Aarab Barghouti, 26 ans, est le fils de Marouane Barghouti, le militant du Fatah emprisonné qui mène la grève de la faim des prisonniers palestiniens incarcérés en Israël. Il est convaincu que les Israéliens n’auront jamais de meilleur partenaire que son père dans des négociations de paix.
Marouane Barghouti et ses fils
Aarab Barghouti était un bambin quand je suis devenu ami avec son père, Marouane Barghouti, et il était encore enfant quand son père a été arrêté par les forces israéliennes, puis jugé et condamné à cinq peines de prison à vie consécutives, plus 40 ans, après avoir été reconnu coupable de cinq assassinats et d’une tentative d’assassinat. La dernière fois que j’ai rencontré son père alors qu’il était encore en liberté, c’était en novembre 2001 : il était recherché, mais n’avait pas encore été appréhendé. Comme quelqu’un avait aspergé d’une substance inconnue les fenêtres de la planque où nous avions prévu de nous réunir, la réunion avait dû se tenir ailleurs. La fois suivante, ce fut au Tribunal de District de Tel Aviv . Ce fut aussi la dernière fois. Aarab, son fils cadet, avait 11 ans quand son père a été arrêté. C’est maintenant un bel étudiant de 26 ans à la forte carrure. Depuis son domicile de San Francisco, un classique keffieh enroulé autour du cou, il répond aux questions que je lui pose au cours d’une longue conversation sur Skype.
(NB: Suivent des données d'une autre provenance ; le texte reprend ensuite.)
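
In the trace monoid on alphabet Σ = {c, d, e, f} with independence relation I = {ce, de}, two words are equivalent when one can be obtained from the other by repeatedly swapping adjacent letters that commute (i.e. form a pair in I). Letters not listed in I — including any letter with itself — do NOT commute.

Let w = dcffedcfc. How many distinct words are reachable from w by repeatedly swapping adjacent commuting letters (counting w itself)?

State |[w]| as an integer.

0(d) covers ∅
1(c) covers 0:d
2(f) covers 1:c
3(f) covers 2:f
4(e) covers 3:f
5(d) covers 3:f
6(c) covers 5:d
7(f) covers 4:e, 6:c
8(c) covers 7:f
floor of heap: 0:d
completions by unplaced set U, small U first (add the entries for U minus each lowest piece of U):
  |U|=1: {8}:1
  |U|=2: {7,8}:1
  |U|=3: {4,7,8}:1  {6,7,8}:1
  |U|=4: {4,6,7,8}:2  {5,6,7,8}:1
  |U|=5: {4,5,6,7,8}:3
  |U|=6: {3,4,5,6,7,8}:3
  |U|=7: {2,3,4,5,6,7,8}:3
  start at 0(d): 3

3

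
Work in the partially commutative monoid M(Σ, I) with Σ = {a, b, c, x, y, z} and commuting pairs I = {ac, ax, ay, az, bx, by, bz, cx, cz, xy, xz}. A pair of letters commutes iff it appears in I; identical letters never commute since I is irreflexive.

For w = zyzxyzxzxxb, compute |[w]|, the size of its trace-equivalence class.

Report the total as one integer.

2310

#0=z has no predecessor
#1=y depends on [0:z]
#2=z depends on [1:y]
#3=x has no predecessor
#4=y depends on [2:z]
#5=z depends on [4:y]
#6=x depends on [3:x]
#7=z depends on [5:z]
#8=x depends on [6:x]
#9=x depends on [8:x]
#10=b has no predecessor
sources: [0:z, 3:x, 10:b]
N(rest) = Σ N(rest − s) over sources s of rest; N(one piece) = 1:
  size 1 → [7]=1  [9]=1  [10]=1
  size 2 → [5,7]=1  [7,9]=2  [7,10]=2  [8,9]=1  [9,10]=2
  size 3 → [4,5,7]=1  [5,7,9]=3  [5,7,10]=3  [6,8,9]=1  [7,8,9]=3  [7,9,10]=6  [8,9,10]=3
  size 4 → [2,4,5,7]=1  [3,6,8,9]=1  [4,5,7,9]=4  [4,5,7,10]=4  [5,7,8,9]=6  [5,7,9,10]=12  [6,7,8,9]=4  [6,8,9,10]=4  [7,8,9,10]=12
  size 5 → [1,2,4,5,7]=1  [2,4,5,7,9]=5  [2,4,5,7,10]=5  [3,6,7,8,9]=5  [3,6,8,9,10]=5  [4,5,7,8,9]=10  [4,5,7,9,10]=20  [5,6,7,8,9]=10  [5,7,8,9,10]=30  [6,7,8,9,10]=20
  size 6 → [0,1,2,4,5,7]=1  [1,2,4,5,7,9]=6  [1,2,4,5,7,10]=6  [2,4,5,7,8,9]=15  [2,4,5,7,9,10]=30  [3,5,6,7,8,9]=15  [3,6,7,8,9,10]=30  [4,5,6,7,8,9]=20  [4,5,7,8,9,10]=60  [5,6,7,8,9,10]=60
  size 7 → [0,1,2,4,5,7,9]=7  [0,1,2,4,5,7,10]=7  [1,2,4,5,7,8,9]=21  [1,2,4,5,7,9,10]=42  [2,4,5,6,7,8,9]=35  [2,4,5,7,8,9,10]=105  [3,4,5,6,7,8,9]=35  [3,5,6,7,8,9,10]=105  [4,5,6,7,8,9,10]=140
  size 8 → [0,1,2,4,5,7,8,9]=28  [0,1,2,4,5,7,9,10]=56  [1,2,4,5,6,7,8,9]=56  [1,2,4,5,7,8,9,10]=168  [2,3,4,5,6,7,8,9]=70  [2,4,5,6,7,8,9,10]=280  [3,4,5,6,7,8,9,10]=280
  size 9 → [0,1,2,4,5,6,7,8,9]=84  [0,1,2,4,5,7,8,9,10]=252  [1,2,3,4,5,6,7,8,9]=126  [1,2,4,5,6,7,8,9,10]=504  [2,3,4,5,6,7,8,9,10]=630
  first=0(z) contributes 1260
  first=3(x) contributes 840
  first=10(b) contributes 210
|[w]| = 2310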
Notre conversation a eu lieu cette semaine, la veille de Yom Haʿatzmaout [fête mobile de l’indépendance d’Israël, elle a eu lieu cette année le 2 mai, NdT]. Par moments, les explosions des feux d’artifice tirés dans le ciel de Tel-Aviv couvraient sa voix, ce qui apportait à notre conversation — une conversation avec le fils du « Terroriste numéro Un », comme on surnomme son père en Israël, tenue en pleine célébration de l’indépendance du pays- une touche surréaliste. Seuls les gens qui connaissent son père savent que c’était un authentique partisan de la paix, et qu’il l’est probablement toujours. Son fils affirme qu’il adhère totalement à toutes les valeurs que défend son père.
Aarab a récemment terminé des études de maîtrise en analyse financière et gestion d’actifs au Saint Mary’s College of California de Moraga en Californie. Il prévoit de rentrer bientôt en Palestine. Plusieurs offres d’emploi l’attendent à Ramallah. Il n’a pas l’intention de s’engager en politique comme son père, essentiellement pour ne pas causer davantage de chagrin à sa mère Fadwa.
« Pour nous, l’activité politique signifie la prison, et elle a déjà assez souffert ‚» me dit-il. Depuis sa prison, son père l’a encouragé à poursuivre des études à l’étranger. Auparavant, Aarab avait obtenu une licence en économie de l’Université de Bir Zeit, près de Ramallah, où son père avait été étudiant en Sciences Politiques. Le premier souvenir qu’il garde de son père remonte à des vacances qu’ils avaient passées en famille en Tunisie, en 1998 ou 1999. Il n’a jamais vu son père si heureux auparavant, et certainement pas après.
Lors de ma rencontre avec Marouane en novembre 2001, alors que les tanks israéliens occupaient déjà Ramallah, il m’a dit qu’il était allé au Ramat Gan Safari [parc zoologique de Tel Aviv, NdT] avec ses enfants environ un mois plus tôt. Aarab n’a pas vu son père, qui se cachait, pendant environ trois mois avant son arrestation, le 15 avril 2002. En novembre 2001, je suis passé avec Marouane devant sa maison ‑il me l’a désignée, y a jeté un coup d’œil en passant, mais il n’a rien dit. Ses enfants — trois garçons et une fille – s’y trouvaient probablement à ce moment-là, mais il n’osait plus y aller. Il était convaincu qu’Israël avait projeté son assassinat.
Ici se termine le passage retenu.